Pangeran Tatius yang merasakan ada sensasi asing dari sang istri mencoba menahannya, sensasi geli dan tiba-tiba ada gelayar aneh yang sangat panas tiba tiba hadir menyergapnya.


"Sayang bersabarlah, kamu boleh lakukan di Rumah jangan disini."ucap Pangeran Tatius menggingatkan.


"Ayo...!panas ini."


"Iya, sebentar,"jawab Pangeran Tatius yang sedikit geli dengan tingkah sang istri bibirnya menyunggingkan sebuah senyuman merass gemas dengan gadis yang ada dalam gendongan nya.


"Ternyata lucu juga jika Tania yang minta."lirih Pangeran Tatius bermonolog sendiri.

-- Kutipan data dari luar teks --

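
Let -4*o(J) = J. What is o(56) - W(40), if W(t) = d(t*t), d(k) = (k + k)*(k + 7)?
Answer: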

Tak lama kemudian Pangeran Tatius dan Tania sudah sampai di Dalam Rumah, Pangeran Tatius sengaja membawa Tania masuk kedalam kamar melalui jendela dan dengan hati-hati merebahkan sang istri setelah mengunci semua pintu, Pangeran Tatius khawatir apa yang akan istrinya lakukan dilihat dan di intip orang.


Dengan santai dan tenang Pangeran Tatius merebahkan tubuhnya di samping sang istri.


"Nah, sudah lakukan apapun yang mau kamu lakukan,"ucap Pangeran Tatius yang mengetahui jika istri nya akan meminta jatah, meskipun sedikit geli Pangeran Tatius memilih menunggu sang istri yang bergerak meskipun dirinya sendiri sedang menahan keinginan untuk tidak menyerang lebih dulu.


Tania yang sudah membuka baju atasan tiba-tiba mendorong tubuh Pangeran Tatius dengan kakinya.


Dorongan yang cukup kuat membuat Pangeran Tatius terjatuh dari atas Ranjang.


"Sayang kok Aku kamu tendang sih dan itu kenapa di tutup lagi gak papa dibuka saja Aku juga mau melihat keindahan nya,"


"Pergi...!hueek ..hueek kamu bau katak."Teriak Tania sambil menutup hidung nya.


"Pergi kemana sayang ini kan kamarku juga."


"Mandi sana, bauuuu,"


"Sssst... jangan keras-keras malu di dengar orang, iya-iya Aku mandi, kamu tunggu ya."


Pangeran Tatius segera pergi masuk ke dalam kamar mandi.


"Sial, masak mau bercinta dan ingin menikmati belaian istri di suruh mandi dulu." grutu Pangeran Tatius dalam hati yang mana tiba-tiba bibirnya tersenyum."Ah cepat mandi sajalah Aku ingin tau bagaimana dia menggodaku pasti mengemaskan."Gumam Pangeran Tatius dalam hati.